«…Вечер. Я – в зале. Напились чаю. Лампы тихо, желто горят. На стенах и на потолке – неровные пятна теней. Софья Андреевна села за работу у круглого – красного дерева – стола. Массивная Юлия Ивановна приютилась скромно, съежившись, у самовара.
Маленькая кожаная кушеточка Льва Николаевича, на которой я лежу свободно, обнимает мои плечи. И в ней чудится его непосредственная, дорогая близость.
Грузинский играет на рояле «Дон-Жуана», подряд всю оперу. Две новые стеариновые свечи высятся по бокам нот.
Сверху на меня смотрит толстовский портрет работы Репина, за ним опять Репин и Крамской: Татьяна и Мария Львовны, молодыми, очаровательными девушками, – очаровательными каждая по-своему, то блеском, то мягкой глубиной. Прямо – старинные венецианские зеркала. Налево – родовые портреты: Трубецкая, Горчаков, Толстой-дед, Волконский – прежний владелец Ясной Поляны, он же Болконский из «Войны и мира».
А звуки льются!..
Я закрыл лицо руками и почувствовал ту совершенно фантастическую сказку, в которой я живу, я – маленький кузнечанин».
«Ах, как хорошо сейчас был на могиле Льва Николаевича!
Тепло, хоть и середина октября. Солнышко светит ярко, но мягко, по-осеннему.
Сырость теплая блестит на жердочках скамеек, на остатках полузасохшей короткой зеленой травки.
Опавшие сухие рыжие листья светятся насквозь.
Я сидел на лавочке в правом углу – любимое мое место. Налево, за длинными черными стволами дубов, в глубине леса синеет освещенный солнцем туман. И тихо, светло, грустно.
Кругом – ни души.
Никто не прошел, не проехал.
Только собаки, сидя с высунутыми языками за оградкой, поджидали меня…»
Осенью 1913 года, живя в Ясной Поляне, я получил любопытное письмо от Ильи Львовича Толстого.
В письме этом сообщалось, что известный московский благотворитель и меценат А Шахов (отец безвременно скончавшегося в 1877 году от чахотки талантливого историка западных литератур доцента А. А. Шахова) заинтересовался судьбой старого дома родителей и дедов Льва Николаевича. Дом этот, в котором родился и сам Лев Николаевич, стоял когда-то в Ясной Поляне между нынешним главным домом и флигелем Кузминских (они оба служили для него только флигелями) и в 1854 году был продан Львом Николаевичем, нуждавшимся в деньгах на издание солдатского журнала, тульскому помещику Горохову. Горохов дом разобрал, перевез его за 25 верст в свое имение Долгое и там снова восстановил.

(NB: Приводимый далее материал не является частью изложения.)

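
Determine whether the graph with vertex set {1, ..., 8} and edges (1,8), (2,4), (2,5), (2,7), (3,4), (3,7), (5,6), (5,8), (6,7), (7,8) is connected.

Step 1: Build adjacency list from edges:
  1: 8
  2: 4, 5, 7
  3: 4, 7
  4: 2, 3
  5: 2, 6, 8
  6: 5, 7
  7: 2, 3, 6, 8
  8: 1, 5, 7

Step 2: Run BFS/DFS from vertex 1:
  Visited: {1, 8, 5, 7, 2, 6, 3, 4}
  Reached 8 of 8 vertices

Step 3: All 8 vertices reached from vertex 1, so the graph is connected.
Answer: Yes, the graph is connected.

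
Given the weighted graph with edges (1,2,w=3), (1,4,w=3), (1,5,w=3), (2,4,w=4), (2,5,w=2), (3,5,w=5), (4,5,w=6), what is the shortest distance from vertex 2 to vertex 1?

Step 1: Build adjacency list with weights:
  1: 2(w=3), 4(w=3), 5(w=3)
  2: 1(w=3), 4(w=4), 5(w=2)
  3: 5(w=5)
  4: 1(w=3), 2(w=4), 5(w=6)
  5: 1(w=3), 2(w=2), 3(w=5), 4(w=6)

Step 2: Apply Dijkstra's algorithm from vertex 2:
  Visit vertex 2 (distance=0)
    Update dist[1] = 3
    Update dist[4] = 4
    Update dist[5] = 2
  Visit vertex 5 (distance=2)
    Update dist[3] = 7
  Visit vertex 1 (distance=3)

Step 3: Shortest path: 2 -> 1
Total weight: 3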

На месте старого, роскошного барского особняка в Ясной Поляне выросла красивая рощица, и Лев Николаевич, стариком, указывал, бывало, на вершину одной лиственницы и говорил: «Вот здесь я родился!» Шахов выразил готовность выкупить обратно у нынешних владельцев старый толстовский дом и поставить его на прежнем месте в Ясной Поляне. Илья Львович был в восторге от этого – на мой взгляд, весьма сомнительной ценности – плана и просил меня как можно скорее съездить в Долгое, осмотреть дом и сообщить как о его состоянии, так и о согласии или несогласии владельцев на его продажу.

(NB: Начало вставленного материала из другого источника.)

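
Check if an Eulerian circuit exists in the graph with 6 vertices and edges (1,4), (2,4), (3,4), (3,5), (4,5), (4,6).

Step 1: Find the degree of each vertex:
  deg(1) = 1
  deg(2) = 1
  deg(3) = 2
  deg(4) = 5
  deg(5) = 2
  deg(6) = 1

Step 2: Count vertices with odd degree:
  Odd-degree vertices: 1, 2, 4, 6 (4 total)

Step 3: Apply Euler's theorem:
  - Eulerian circuit exists iff graph is connected and all vertices have even degree
  - Eulerian path exists iff graph is connected and has 0 or 2 odd-degree vertices

Graph has 4 odd-degree vertices (need 0 or 2).
Neither Eulerian path nor Eulerian circuit exists.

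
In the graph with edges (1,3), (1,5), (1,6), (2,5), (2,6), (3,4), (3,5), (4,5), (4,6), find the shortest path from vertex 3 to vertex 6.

Step 1: Build adjacency list:
  1: 3, 5, 6
  2: 5, 6
  3: 1, 4, 5
  4: 3, 5, 6
  5: 1, 2, 3, 4
  6: 1, 2, 4

Step 2: BFS from vertex 3 to find shortest path to 6:
  vertex 1 reached at distance 1
  vertex 4 reached at distance 1
  vertex 5 reached at distance 1
  vertex 6 reached at distance 2

Step 3: Shortest path: 3 -> 4 -> 6
Path length: 2 edges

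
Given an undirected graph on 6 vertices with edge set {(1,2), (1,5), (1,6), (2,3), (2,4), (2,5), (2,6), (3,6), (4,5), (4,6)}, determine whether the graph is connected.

Step 1: Build adjacency list from edges:
  1: 2, 5, 6
  2: 1, 3, 4, 5, 6
  3: 2, 6
  4: 2, 5, 6
  5: 1, 2, 4
  6: 1, 2, 3, 4

Step 2: Run BFS/DFS from vertex 1:
  Visited: {1, 2, 5, 6, 3, 4}
  Reached 6 of 6 vertices

Step 3: All 6 vertices reached from vertex 1, so the graph is connected.
Answer: Yes, the graph is connected.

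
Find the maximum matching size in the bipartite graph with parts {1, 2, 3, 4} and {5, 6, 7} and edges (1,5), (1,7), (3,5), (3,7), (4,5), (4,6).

Step 1: List the neighbors of each left vertex:
  1: 5, 7
  2: (none)
  3: 5, 7
  4: 5, 6

Step 2: Greedily match left vertices, then look for augmenting paths:
  Match 1 -- 5
  Match 3 -- 7
  Match 4 -- 6
  No augmenting path remains.

Step 3: Verify this is maximum:
  Matching size 3 = min(|L|, |R|) = min(4, 3), which is an upper bound, so this matching is maximum.

Maximum matching: {(1,5), (3,7), (4,6)}
Size: 3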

Найдя проводника, я отправился верхом в Долгое. К величайшему моему удивлению и сожалению, толстовского, или гороховского, дома на месте не оказалось. Он был сломан и разобран за какие-нибудь месяц-два до моего приезда местными крестьянами, которым и принадлежал. Дерево наполовину было уже сожжено в крестьянских печах, а кирпич, из которого сложен был первый этаж, тоже распределен по дворам. Крестьяне понимали, что дом, связанный с памятью о Толстом, имеет особую ценность, собирались устроить в нем школу или больницу и, как оказалось, посылали даже по этому поводу ходоков к А. Л. Толстой, предлагая Толстовскому обществу купить дом. Но до Толстовского общества предложение это не дошло. Александра Львовна хотела сначала сама осмотреть дом и все собиралась съездить в Долгое. Собиралась, собиралась, да так и не собралась. Крестьяне изверились, что из их готовности пойти навстречу «людям культуры» что-нибудь выйдет и в конце концов распорядились обветшавшим и отягощавшим их своим ненужным бытием домом по-своему.
Обо всем этом я узнал от симпатичного местного священника, любезно принимавшего меня со своей молодой женой и угостившего чаем в своем уютном, светленьком и чистеньком домике.
Взглянув на остатки фундамента дома, где родился Лев Николаевич, я по холмам и долам тульской веси отправился со своим поводырем обратно в Ясную Поляну, откуда и написал И. Л. Толстому, что перевозить Шахову из с. Долгого в Ясную Поляну уже нечего.